Ok so at midnight from my phone the brain, not super effective…
Here is what you are getting which is actually covered above in your posted change log.
[CHANNELDRIVER]/i[SPAN]/[ANI]
So the output you sent me (representative):
DAHDI/i1/4805551212
The explanation of why it is this way is above also.
You have a PRI. You are thinking of it as analog channels which have a 1 to 1 mapping on channels. A call comes in on channel 1 it should be DAHDI/1
This isn’t the case with PRI.
PRI is like sip.
On sip you have a controller port 5060, on PRI you have a Data channel 24.
Both of these handle everything about the call except audio. All call setup and tear down happens here.
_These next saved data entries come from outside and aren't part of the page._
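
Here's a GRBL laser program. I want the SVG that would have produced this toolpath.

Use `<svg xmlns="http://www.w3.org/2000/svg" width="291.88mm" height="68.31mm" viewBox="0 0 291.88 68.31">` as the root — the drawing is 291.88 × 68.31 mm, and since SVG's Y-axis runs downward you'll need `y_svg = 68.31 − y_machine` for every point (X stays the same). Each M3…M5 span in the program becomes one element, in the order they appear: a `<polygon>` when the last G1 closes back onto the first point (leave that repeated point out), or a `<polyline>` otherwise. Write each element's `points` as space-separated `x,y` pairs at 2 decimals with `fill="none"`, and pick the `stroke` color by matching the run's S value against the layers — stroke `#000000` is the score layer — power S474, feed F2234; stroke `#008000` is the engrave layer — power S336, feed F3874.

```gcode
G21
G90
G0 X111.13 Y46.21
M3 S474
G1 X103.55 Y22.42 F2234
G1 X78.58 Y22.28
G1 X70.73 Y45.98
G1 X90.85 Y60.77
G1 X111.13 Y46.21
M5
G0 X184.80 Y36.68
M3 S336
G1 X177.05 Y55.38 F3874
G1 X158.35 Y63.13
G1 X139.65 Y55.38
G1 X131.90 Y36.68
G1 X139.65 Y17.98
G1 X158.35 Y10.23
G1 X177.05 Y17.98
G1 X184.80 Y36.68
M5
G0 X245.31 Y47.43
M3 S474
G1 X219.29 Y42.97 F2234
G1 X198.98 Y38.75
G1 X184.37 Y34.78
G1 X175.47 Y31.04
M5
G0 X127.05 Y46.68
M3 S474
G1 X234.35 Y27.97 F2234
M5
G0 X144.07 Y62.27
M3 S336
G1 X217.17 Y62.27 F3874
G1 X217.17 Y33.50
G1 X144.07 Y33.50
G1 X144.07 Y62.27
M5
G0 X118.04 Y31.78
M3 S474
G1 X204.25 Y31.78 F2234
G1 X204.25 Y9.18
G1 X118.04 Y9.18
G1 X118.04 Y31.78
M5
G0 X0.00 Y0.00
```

<svg xmlns="http://www.w3.org/2000/svg" width="291.88mm" height="68.31mm" viewBox="0 0 291.88 68.31">
  <polygon points="111.13,22.10 103.55,45.89 78.58,46.03 70.73,22.33 90.85,7.54" fill="none" stroke="#000000"/>
  <polygon points="184.80,31.63 177.05,12.93 158.35,5.18 139.65,12.93 131.90,31.63 139.65,50.33 158.35,58.08 177.05,50.33" fill="none" stroke="#008000"/>
  <polyline points="245.31,20.88 219.29,25.34 198.98,29.56 184.37,33.53 175.47,37.27" fill="none" stroke="#000000"/>
  <polyline points="127.05,21.63 234.35,40.34" fill="none" stroke="#000000"/>
  <polygon points="144.07,6.04 217.17,6.04 217.17,34.81 144.07,34.81" fill="none" stroke="#008000"/>
  <polygon points="118.04,36.53 204.25,36.53 204.25,59.13 118.04,59.13" fill="none" stroke="#000000"/>
</svg>

Each laser-on run becomes one SVG element. Flip Y back into SVG space with y_svg = 68.31 − y_machine.

Run 1: S474 ⇒ score layer `#000000`. The run returns to its start, so emit a `<polygon>` with points (Y-flipped): 111.13,22.10 103.55,45.89 78.58,46.03 70.73,22.33 90.85,7.54.

Run 2: S336 ⇒ engrave layer `#008000`. The run returns to its start, so emit a `<polygon>` with points (Y-flipped): 184.80,31.63 177.05,12.93 158.35,5.18 139.65,12.93 131.90,31.63 139.65,50.33 158.35,58.08 177.05,50.33.

Run 3: the run's S474 means `#000000` (score). The run is open, so emit a `<polyline>` with points (Y-flipped): 245.31,20.88 219.29,25.34 198.98,29.56 184.37,33.53 175.47,37.27.

Run 4: the run's S474 means `#000000` (score). The run is open, so emit a `<polyline>` with points (Y-flipped): 127.05,21.63 234.35,40.34.

Run 5: the run's S336 means `#008000` (engrave). The run returns to its start, so emit a `<polygon>` with points (Y-flipped): 144.07,6.04 217.17,6.04 217.17,34.81 144.07,34.81.

Run 6: the run's S474 means `#000000` (score). The run returns to its start, so emit a `<polygon>` with points (Y-flipped): 118.04,36.53 204.25,36.53 204.25,59.13 118.04,59.13.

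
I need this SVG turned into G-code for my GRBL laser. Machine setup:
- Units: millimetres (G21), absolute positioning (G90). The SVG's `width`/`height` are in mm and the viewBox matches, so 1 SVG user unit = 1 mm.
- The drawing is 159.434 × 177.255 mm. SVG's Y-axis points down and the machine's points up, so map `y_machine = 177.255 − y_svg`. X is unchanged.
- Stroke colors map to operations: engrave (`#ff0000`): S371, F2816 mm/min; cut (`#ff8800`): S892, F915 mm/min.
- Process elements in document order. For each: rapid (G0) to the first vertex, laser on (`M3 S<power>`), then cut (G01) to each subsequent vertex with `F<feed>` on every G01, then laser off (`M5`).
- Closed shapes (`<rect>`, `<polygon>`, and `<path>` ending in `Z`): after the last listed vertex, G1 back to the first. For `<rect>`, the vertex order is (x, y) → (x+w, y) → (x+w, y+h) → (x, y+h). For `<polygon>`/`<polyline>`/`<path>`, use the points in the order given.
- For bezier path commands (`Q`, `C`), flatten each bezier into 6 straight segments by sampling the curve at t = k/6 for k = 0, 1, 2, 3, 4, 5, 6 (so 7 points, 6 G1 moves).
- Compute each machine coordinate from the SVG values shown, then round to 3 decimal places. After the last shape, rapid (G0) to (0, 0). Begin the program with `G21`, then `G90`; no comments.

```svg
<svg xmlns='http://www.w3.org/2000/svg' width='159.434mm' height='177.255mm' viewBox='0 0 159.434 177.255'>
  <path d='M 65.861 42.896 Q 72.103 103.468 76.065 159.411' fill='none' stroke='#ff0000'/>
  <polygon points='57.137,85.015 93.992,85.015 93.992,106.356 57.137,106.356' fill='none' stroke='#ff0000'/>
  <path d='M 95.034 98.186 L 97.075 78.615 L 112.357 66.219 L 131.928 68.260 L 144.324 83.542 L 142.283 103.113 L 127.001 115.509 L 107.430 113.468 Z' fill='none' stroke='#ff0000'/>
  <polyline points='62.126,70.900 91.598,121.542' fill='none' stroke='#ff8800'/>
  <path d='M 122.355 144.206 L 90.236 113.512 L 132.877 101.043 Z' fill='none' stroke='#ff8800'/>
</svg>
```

G21
G90
G0 X65.861 Y134.359
M3 S371
G01 X67.878 Y114.297 F2816
G01 X69.769 Y94.492 F2816
G01 X71.533 Y74.944 F2816
G01 X73.170 Y55.654 F2816
G01 X74.681 Y36.620 F2816
G01 X76.065 Y17.844 F2816
M5
G0 X57.137 Y92.240
M3 S371
G01 X93.992 Y92.240 F2816
G01 X93.992 Y70.899 F2816
G01 X57.137 Y70.899 F2816
G01 X57.137 Y92.240 F2816
M5
G0 X95.034 Y79.069
M3 S371
G01 X97.075 Y98.640 F2816
G01 X112.357 Y111.036 F2816
G01 X131.928 Y108.995 F2816
G01 X144.324 Y93.713 F2816
G01 X142.283 Y74.142 F2816
G01 X127.001 Y61.746 F2816
G01 X107.430 Y63.787 F2816
G01 X95.034 Y79.069 F2816
M5
G0 X62.126 Y106.355
M3 S892
G01 X91.598 Y55.713 F915
M5
G0 X122.355 Y33.049
M3 S892
G01 X90.236 Y63.743 F915
G01 X132.877 Y76.212 F915
G01 X122.355 Y33.049 F915
M5
G0 X0.000 Y0.000

Since the viewBox matches the mm dimensions, user units are millimetres directly. The only transform is the Y-flip y_m = 177.255 − y_svg.

Shape 1 is a quadratic bezier drawn with `<path>`. Its stroke #ff0000 means engrave at S371, F2816. After flipping Y the toolpath is (65.861,134.359) → (67.878,114.297) → (69.769,94.492) → (71.533,74.944) → (73.170,55.654) → (74.681,36.620) → (76.065,17.844).

Shape 2 is a rectangle drawn with `<polygon>`. Its stroke #ff0000 means engrave at S371, F2816. After flipping Y the toolpath is (57.137,92.240) → (93.992,92.240) → (93.992,70.899) → (57.137,70.899) → (57.137,92.240), returning to the start.

Shape 3 is a regular polygon drawn with `<path>`. Its stroke #ff0000 means engrave at S371, F2816. After flipping Y the toolpath is (95.034,79.069) → (97.075,98.640) → (112.357,111.036) → (131.928,108.995) → (144.324,93.713) → (142.283,74.142) → (127.001,61.746) → (107.430,63.787) → (95.034,79.069), returning to the start.

Shape 4 is a line segment drawn with `<polyline>`. Its stroke #ff8800 means cut at S892, F915. After flipping Y the toolpath is (62.126,106.355) → (91.598,55.713).

Shape 5 is a regular polygon drawn with `<path>`. Its stroke #ff8800 means cut at S892, F915. After flipping Y the toolpath is (122.355,33.049) → (90.236,63.743) → (132.877,76.212) → (122.355,33.049), returning to the start.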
On sip you have RTP ports 10,000-20,000. Your calls audio happens here. This is only needed if the call requires an audio path. A big complaint is one way audio or no audio when users first setup because they didn’t configure their firewall or NAT correctly. The call is up but they can’t hear each other. This is because the actual call happens on 5060 which they usually poke a hole for but they didn’t poke the audio holes.
On PRI you have B channels. These channels are dumb. They don’t do anything but pass audio. A call on a PRI that doesn’t require audio doesn’t need a B channel. A PRI can hold up a call without audio releasing the B channel then assign it when audio is needed.
So the point of it all is this:
Don’t concern your self with how often a call is using B Channel foo. Take the entire span as a whole.
12:00 span 1, 5 calls
12:05 span 1, 2 calls
12:10 span 1, 8 calls
12:15 span 1, 4 calls
…
…
…
12 PM hour peak 10, average 8.
If my PRI allows 10 calls I may want to bump if I average 8 and am maxing out.
If it peaked at 8 and averaged 4 maybe 10 is ok.